Definition of Febo
Febo is the epithet of Apollo, the god of the arts, the day, and the sun, and it means the shining one, the radiant one, or the resplendent one.
SYNONYMS FOR Febo
- God of the sun
- Shining one
- Radiant one
- Apollo the Archer
ORIGIN OF Febo
Febo is the equivalent of the Roman god Apollo. He is the son of Zeus and Leto, and the twin brother of Artemis. The name Febo comes from the Greek word “foibos.” He is a skilled archer with a silver bow and is the deity of light and the sun. Febo represents masculine beauty and the beauty of the arts, including music, poetry, oracles, and medicine.
His emblem and attributes are the bow, lyre, arrows, sun, and laurel. When Leto (the daughter of the Titans Ceo and Phoebe and mother of Zeus) could not find a place to give birth because Hera forbade the earth from sheltering her, she only found refuge on a wandering island where she gave birth to her twins. From then on, the island was called Delos, the shining one.
Febo-Apollo killed the serpent Python, which Hera had sent, and therefore, he is also known as Pythian. When he finished, he threw the bones of the snake into a tripod and established the Pythian Games. The temple of Apollo in Delphi was the site of his most important oracle.

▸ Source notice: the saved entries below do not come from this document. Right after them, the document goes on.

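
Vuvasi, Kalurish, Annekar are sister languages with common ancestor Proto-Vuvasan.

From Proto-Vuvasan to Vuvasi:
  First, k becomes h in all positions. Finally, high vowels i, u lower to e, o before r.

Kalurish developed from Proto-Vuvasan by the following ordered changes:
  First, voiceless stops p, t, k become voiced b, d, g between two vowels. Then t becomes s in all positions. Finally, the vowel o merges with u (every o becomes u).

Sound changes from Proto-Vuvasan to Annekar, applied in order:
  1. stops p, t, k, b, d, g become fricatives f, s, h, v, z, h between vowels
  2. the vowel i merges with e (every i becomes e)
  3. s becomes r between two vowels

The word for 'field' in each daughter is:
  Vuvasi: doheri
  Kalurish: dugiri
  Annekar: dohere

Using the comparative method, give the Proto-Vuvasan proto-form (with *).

Position 3: Vuvasi has h, Kalurish has g, Annekar has h. Taking the neighbouring segments as reconstructed: Vuvasi h could go back to *k or *h; Kalurish g could go back to *k or *g; Annekar h could go back to *k or *g or *h — the one source consistent with every daughter is *k.
Position 6: Vuvasi has i, Kalurish has i, Annekar has e. Vuvasi preserves i here (none of its changes turn any other segment into i), so the proto-segment is *i.
Continuing position by position gives *dokiri; check it forward:
Vuvasi: *dokiri
  dokiri → dohiri   [unconditioned shift]
  dohiri → doheri   [pre-rhotic lowering]
  giving Vuvasi doheri.
Kalurish: start from *dokiri.
  rule 1 (intervocalic voicing): dokiri → dogiri
  rule 2: no change — dogiri
  rule 3 (vowel merger): dogiri → dugiri
  ⇒ Kalurish dugiri
Annekar: start from *dokiri.
  rule 1 (intervocalic lenition): dokiri → dohiri
  rule 2 (vowel merger): dohiri → dohere
  rule 3: no change — dohere
  ⇒ Annekar dohere
No other proto-form is consistent with every reflex, so the reconstruction is *dokiri.

*dokiri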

The Pythia or priestess went into a trance while sitting on a tripod, communicating messages and predictions full of ambiguity and imprecision from the deity in question.
CURIOSITIES OF Febo
It is curious that the god of masculine beauty was not lucky in love. He was rejected by Daphne, the beautiful nymph of the forests, who fled from Apollo and asked her father, a river god, to help her, and he transformed her into a laurel tree.